Kritik an der Agrarpolitik der Europäischen Union

Dass dringend etwas geschehen muss, um die Welternährung auf sozial und ökologisch nachhaltige Weise zu sichern, hatten erst unlängst Entwicklungsminister Dirk Niebel und Bundeslandwirtschaftsministerin Ilse Aigner in einer gemeinsamen Erklärung beteuert: Die Landwirtschaft und die ländliche Entwicklung in den Entwicklungsländern seien jahrzehntelang „nicht genug beachtet worden“, räumten sie ein. Um die Rahmenbedingungen dort zu verbessern, sei die  „vollständige Abschaffung aller Agrarexportsubventionen“ ein „entscheidender Schritt“. Boden- und Landnutzungsrechte in den Entwicklungsländern müssten gestärkt werden, vor allem zugunsten der armen, meist kleinbäuerlichen Bevölkerung. Nach Angaben der Welternährungsorganisation FAO leiden gegenwärtig eine Milliarde Menschen an Hunger und Unternährung, 80 Prozent davon auf dem Land.

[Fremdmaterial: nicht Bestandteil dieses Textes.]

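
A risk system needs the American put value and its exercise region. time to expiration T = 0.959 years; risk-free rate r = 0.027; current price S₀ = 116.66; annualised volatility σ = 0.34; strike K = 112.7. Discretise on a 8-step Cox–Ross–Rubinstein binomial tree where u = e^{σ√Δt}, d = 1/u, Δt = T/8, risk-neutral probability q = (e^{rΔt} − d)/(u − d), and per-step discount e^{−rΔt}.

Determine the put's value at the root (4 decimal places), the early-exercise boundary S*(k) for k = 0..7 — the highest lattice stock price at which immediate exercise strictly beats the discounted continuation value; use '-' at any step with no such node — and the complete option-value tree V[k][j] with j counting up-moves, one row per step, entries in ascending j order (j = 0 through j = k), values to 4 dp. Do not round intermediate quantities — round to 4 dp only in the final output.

params: Δt=0.11987 u=1.12493 d=0.88895 q=0.48434 e^(-rΔt)=0.99677
t_8 payoffs: 67.2088 55.1327 39.8508 20.5122 0.0000 0.0000 0.0000 0.0000 0.0000
t_7: node(7,0) S=51.1743 payoff=61.5257 vs cont=61.1615 → 61.5257 [stop]  node(7,1) S=64.7590 payoff=47.9410 vs cont=47.5768 → 47.9410 [stop]  node(7,2) S=81.9500 payoff=30.7500 vs cont=30.3858 → 30.7500 [stop]  node(7,3) S=103.7045 payoff=8.9955 vs cont=10.5431 → 10.5431 [wait]  node(7,4) S=131.2340 payoff=0.0000 vs cont=0.0000 → 0.0000 [wait]  node(7,5) S=166.0714 payoff=0.0000 vs cont=0.0000 → 0.0000 [wait]  node(7,6) S=210.1569 payoff=0.0000 vs cont=0.0000 → 0.0000 [wait]  node(7,7) S=265.9452 payoff=0.0000 vs cont=0.0000 → 0.0000 [wait]  ⇒ S*(7)=81.9500
t_6: node(6,0) S=57.5673 payoff=55.1327 vs cont=54.7685 → 55.1327 [stop]  node(6,1) S=72.8492 payoff=39.8508 vs cont=39.4866 → 39.8508 [stop]  node(6,2) S=92.1878 payoff=20.5122 vs cont=20.8952 → 20.8952 [wait]  node(6,3) S=116.6600 payoff=0.0000 vs cont=5.4191 → 5.4191 [wait]  node(6,4) S=147.6286 payoff=0.0000 vs cont=0.0000 → 0.0000 [wait]  node(6,5) S=186.8182 payoff=0.0000 vs cont=0.0000 → 0.0000 [wait]  node(6,6) S=236.4111 payoff=0.0000 vs cont=0.0000 → 0.0000 [wait]  ⇒ S*(6)=72.8492
t_5: node(5,0) S=64.7590 payoff=47.9410 vs cont=47.5768 → 47.9410 [stop]  node(5,1) S=81.9500 payoff=30.7500 vs cont=30.5707 → 30.7500 [stop]  node(5,2) S=103.7045 payoff=8.9955 vs cont=13.3562 → 13.3562 [wait]  node(5,3) S=131.2340 payoff=0.0000 vs cont=2.7854 → 2.7854 [wait]  node(5,4) S=166.0714 payoff=0.0000 vs cont=0.0000 → 0.0000 [wait]  node(5,5) S=210.1569 payoff=0.0000 vs cont=0.0000 → 0.0000 [wait]  ⇒ S*(5)=81.9500
t_4: node(4,0) S=72.8492 payoff=39.8508 vs cont=39.4866 → 39.8508 [stop]  node(4,1) S=92.1878 payoff=20.5122 vs cont=22.2533 → 22.2533 [wait]  node(4,2) S=116.6600 payoff=0.0000 vs cont=8.2097 → 8.2097 [wait]  node(4,3) S=147.6286 payoff=0.0000 vs cont=1.4316 → 1.4316 [wait]  node(4,4) S=186.8182 payoff=0.0000 vs cont=0.0000 → 0.0000 [wait]  ⇒ S*(4)=72.8492
t_3: node(3,0) S=81.9500 payoff=30.7500 vs cont=31.2264 → 31.2264 [wait]  node(3,1) S=103.7045 payoff=8.9955 vs cont=15.4014 → 15.4014 [wait]  node(3,2) S=131.2340 payoff=0.0000 vs cont=4.9109 → 4.9109 [wait]  node(3,3) S=166.0714 payoff=0.0000 vs cont=0.7359 → 0.7359 [wait]  ⇒ S*(3)=-
t_2: node(2,0) S=92.1878 payoff=20.5122 vs cont=23.4855 → 23.4855 [wait]  node(2,1) S=116.6600 payoff=0.0000 vs cont=10.2871 → 10.2871 [wait]  node(2,2) S=147.6286 payoff=0.0000 vs cont=2.8794 → 2.8794 [wait]  ⇒ S*(2)=-
t_1: node(1,0) S=103.7045 payoff=8.9955 vs cont=17.0377 → 17.0377 [wait]  node(1,1) S=131.2340 payoff=0.0000 vs cont=6.6776 → 6.6776 [wait]  ⇒ S*(1)=-
t_0: node(0,0) S=116.6600 payoff=0.0000 vs cont=11.9810 → 11.9810 [wait]  ⇒ S*(0)=-

price = 11.9810
boundary = - - - - 72.8492 81.9500 72.8492 81.9500
tree:
11.9810
17.0377 6.6776
23.4855 10.2871 2.8794
31.2264 15.4014 4.9109 0.7359
39.8508 22.2533 8.2097 1.4316 0.0000
47.9410 30.7500 13.3562 2.7854 0.0000 0.0000
55.1327 39.8508 20.8952 5.4191 0.0000 0.0000 0.0000
61.5257 47.9410 30.7500 10.5431 0.0000 0.0000 0.0000 0.0000
67.2088 55.1327 39.8508 20.5122 0.0000 0.0000 0.0000 0.0000 0.0000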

Deutschland verfolgt eine „aggressive Exportstrategie“

Nichtstaatliche Organisationen von der Arbeitsgemeinschaft bäuerlicher  Landwirtschaft (AbL) über den BUND bis zu entwicklungspolitischen Organisationen wie dem Evangelischen Entwicklungsdienst (EED), Misereor oder Oxfam bleiben skeptisch: Wie ernst es der Bundesregierung (und erst recht der EU) mit einem Kurswechsel ist, müsse sich erst noch erweisen. Bisher, heißt es etwa beim BUND, zeichne sich Deutschland durch eine Ausweitung der Fleischproduktion und eine „aggressive Exportstrategie“ aus, die lokale Märkte anderswo zerstöre. Die Entsorgung EU-subventionierter Überschüsse in Form von Butter und Milchpulver oder der Export von Geflügelresten zu Dumpingpreisen setzen den lokalen Kleinbauern immer wieder stark zu.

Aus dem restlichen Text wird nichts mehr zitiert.